The trend in California under managed care is to delegate more responsibility to physician groups, but it is not yet clear whether this shift will be advantageous for physicians or patients, according to a new study by health policy specialists at the University of California San Francisco.

The UCSF team surveyed physician groups throughout the state that provide health care through an organizational structure known as an independent practice association, or IPA. Study findings are published in the new issue (May/June) of the journal Health Affairs.

An IPA consists of a network of physicians who agree to participate in an association to contract with health maintenance organizations (HMOs) and other managed care plans. The role of the IPA is to serve as an intermediary between managed care plans and individual office-based physicians, with both the practicing physicians and HMOs retaining their corporate independence from the IPA.

"We found that physician-run IPAs look a lot like HMOs and other managed care organizations administered by 'business professionals' in terms of how they deal with physician staffing, payment, and related policies," says Kevin Grumbach, MD, study principal investigator and associate professor in the UCSF Department of Family and Community Medicine based at the UCSF-affiliated San Francisco General Hospital.

"It remains to be seen if physicians and their patients will fare differently--for better or for worse--under 'MD managed care' than they do under 'MBA managed care,'" he adds.

"IPAs are popular in the West, especially in California, because this model makes it possible for physicians to maintain ownership of their practices and administer their own offices. But these groups experience the same types of competitive pressures as other forms of managed care," says Grumbach, who also holds appointments as research director of the UCSF Center for the Health Professions and director of the UCSF Center for California Health Workforce Studies.
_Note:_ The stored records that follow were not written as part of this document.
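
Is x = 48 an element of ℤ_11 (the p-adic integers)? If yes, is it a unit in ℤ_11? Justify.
x ∈ ℤ_11^× (unit); v_11(x) = 0

ℤ_11 = {x ∈ ℚ_11 : v_11(x) ≥ 0} and ℤ_11^× = {x ∈ ℤ_11 : v_11(x) = 0}. Here v_11(48) = v_11(num) − v_11(den) = 0; compare against these criteria.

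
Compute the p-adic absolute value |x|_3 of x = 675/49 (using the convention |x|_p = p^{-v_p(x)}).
|675/49|_3 = 1/27

Step 1 — compute v_3(x) by factoring powers of 3 out of the numerator and denominator: v_3(675/49) = 3. Step 2 — apply |x|_p = p^{-v_p(x)} = 3^{-3} = 1/27.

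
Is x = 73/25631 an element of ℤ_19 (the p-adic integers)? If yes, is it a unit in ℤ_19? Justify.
x ∉ ℤ_19 (v_19(x) = -2 < 0)

ℤ_19 = {x ∈ ℚ_19 : v_19(x) ≥ 0} and ℤ_19^× = {x ∈ ℤ_19 : v_19(x) = 0}. Here v_19(73/25631) = v_19(num) − v_19(den) = -2; compare against these criteria.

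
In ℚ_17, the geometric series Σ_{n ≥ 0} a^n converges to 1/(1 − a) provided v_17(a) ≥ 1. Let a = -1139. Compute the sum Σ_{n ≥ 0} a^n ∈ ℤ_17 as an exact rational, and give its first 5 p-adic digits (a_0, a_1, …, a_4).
Σ a^n = 1/(1 − a) = 1/1140;  first 5 digits = (1, 1, 14, 9, 4)

v_17(a) = 1 ≥ 1, so the series converges in ℤ_17 to 1/(1 − a) = 1/(1 − (-1139)) = 1/1140. Expand this rational in ℤ_17: compute digits iteratively via d_i = x_i mod 17, x_{i+1} = (x_i − d_i)/17. The first 5 digits are (1, 1, 14, 9, 4).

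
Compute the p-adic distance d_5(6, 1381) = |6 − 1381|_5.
d_5(6, 1381) = 1/125

Step 1 — x − y = 6 − 1381 = -1375. Step 2 — v_5(-1375) = 3 (factor: -1375 = −(5^3 · 11); the sign does not affect v_p). Step 3 — |x − y|_5 = 5^{-3} = 1/125.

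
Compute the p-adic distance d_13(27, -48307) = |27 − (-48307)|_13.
d_13(27, -48307) = 1/2197

Step 1 — x − y = 27 − (-48307) = 48334. Step 2 — v_13(48334) = 3 (factor: 48334 = (13^3 · 22); the sign does not affect v_p). Step 3 — |x − y|_13 = 13^{-3} = 1/2197.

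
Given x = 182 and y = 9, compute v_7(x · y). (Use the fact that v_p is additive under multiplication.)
v_7(1638) = 1

v_p(x) = 1 (factor: 182 = 7^1 · 26); v_p(y) = 0 (factor: 9 = 7^0 · 9). Additivity: v_p(xy) = v_p(x) + v_p(y) = 1 + 0 = 1. (Direct check: xy = 1638 = 7^1 · (234).)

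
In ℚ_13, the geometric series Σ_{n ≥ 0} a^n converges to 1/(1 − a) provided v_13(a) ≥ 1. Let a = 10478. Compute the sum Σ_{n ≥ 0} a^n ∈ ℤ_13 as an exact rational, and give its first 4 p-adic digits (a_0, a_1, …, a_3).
Σ a^n = 1/(1 − a) = -1/10477;  first 4 digits = (1, 0, 10, 4)

v_13(a) = 2 ≥ 1, so the series converges in ℤ_13 to 1/(1 − a) = 1/(1 − 10478) = -1/10477. Expand this rational in ℤ_13: compute digits iteratively via d_i = x_i mod 13, x_{i+1} = (x_i − d_i)/13. The first 4 digits are (1, 0, 10, 4).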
The UCSF study is based on data analysis from a 1996 survey of 53 California IPAs, representing more than half of all patients and physicians in IPAs statewide. The IPAs averaged two specialists for every primary care physician in their networks.

The research team acknowledges that the study was limited by its focus on only one state, but adds that California is regarded as a trendsetter for many managed care phenomena and results from a California sample may indicate trends in the wider IPA market.

Study findings centered on three major areas--staffing, payment patterns, and governance. They include:

  • Almost half (44 percent) of the IPAs said they would like to recruit more primary care physicians, while only four percent wanted to recruit more specialists. "Even in physician-run groups, practice opportunities remain much more promising for primary care physicians than for specialists in California," notes Grumbach.

  • Board certification appears to be taking on growing importance as a criterion for physician participation in managed care. Seventy-five percent of IPAs required certification for new members.

  • About half of the IPAs had terminated a contract with a physician during the previous year. The most common reason was concern about quality of care, but about 25 percent also cited an "excessively costly practice pattern" as a contributing factor in some cases.